Two named examples give a clearer sense of the style:
Arts & Craft Club is described as a free after-school club designed to build creativity, resilience, confidence, and fine motor skills, with children using varied materials and techniques across sessions.
The school also signposts Starmakers, suggesting a performance or stage-focused activity strand, alongside pupil leadership through School Council.
There are also strong signals of a music and sport culture through recognised programmes and awards shown in the school’s public-facing materials, including Music Mark and Sing Up recognition, as well as School Games Gold (2018 to 2019).
The EEI takeaway is simple: children who need a reason to stay after school, build friendships across year groups, or find a non-academic confidence boost should find options that are more purposeful than “clubs as childcare”, while still delivering that practical benefit for working families.
The school day timings are published clearly:
Breakfast Club: 8:00am
Registration: 8:50am
School finishes: 3:20pm
After School Club runs until 5:45pm
Drop-off and collection procedures are also spelled out, including gate timings and expectations around punctuality, which helps families plan morning logistics in a town-centre setting.
For transport, Tiverton Parkway is the local mainline rail station used by many commuting families connecting into wider Devon and beyond.

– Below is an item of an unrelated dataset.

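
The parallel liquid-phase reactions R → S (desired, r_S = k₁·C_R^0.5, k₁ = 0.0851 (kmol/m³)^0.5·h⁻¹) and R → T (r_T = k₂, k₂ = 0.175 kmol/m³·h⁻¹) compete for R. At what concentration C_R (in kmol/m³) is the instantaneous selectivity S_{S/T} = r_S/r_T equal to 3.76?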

Wider curriculum consistency. Core systems in phonics and mathematics are described as effective, but subject leadership and assessment in some wider curriculum subjects were identified as needing further development. This is worth probing if you are particularly focused on breadth and depth outside English and maths.
Oversubscription is real. Recent demand data shows more applications than offers, so an on-time application and a realistic backup plan matter.
Catholic ethos is central. The school’s values and Catholic life are not optional background, they sit at the centre of how it describes its mission and daily culture. Families uncomfortable with that level of faith integration should weigh fit carefully.
Admissions route depends on age. Reception and most main-school entry runs through the local authority, while pre-school applications are made directly. Parents planning nursery then Reception should be clear that a Reception application is still required.
St John's Catholic Primary School, Tiverton offers a clear Catholic identity, a small-school feel, and an improving and stable baseline reflected in its Good inspection outcome. The strongest evidence points to calm routines, positive relationships, and structured approaches in phonics and mathematics, with thoughtful inclusion for pupils with SEND.
This school suits families who want faith and Gospel values to be explicit, who value predictable routines and wraparound care, and who prefer a smaller community in a town-centre setting. The main decision point is fit, both in ethos and in expectations around breadth in the wider curriculum while leadership capacity continues to develop.
The most recent inspection in May 2023 judged the school Good overall, including early years. Wider evidence points to high expectations of behaviour and positive relationships, alongside effective safeguarding arrangements.
Devon coordinates admissions for state-funded schools and allocation is based on the published admissions arrangements for the relevant year. The school is oversubscribed in recent data, so families should read the current policy carefully and apply on time.
For Devon residents, the online application window opens 15 November 2025 and closes 15 January 2026, with offers issued on 16 April 2026. Applications are made through the local authority for Reception.
Yes. Published timings show Breakfast Club from 8:00am and After School Club running from 3:20pm to 5:45pm, which will suit many working families.
Devon’s school information page lists Tiverton High School as a feeder secondary school for St John’s. Transition routes vary by cohort, so it is worth asking how Year 6 transition and liaison works in practice.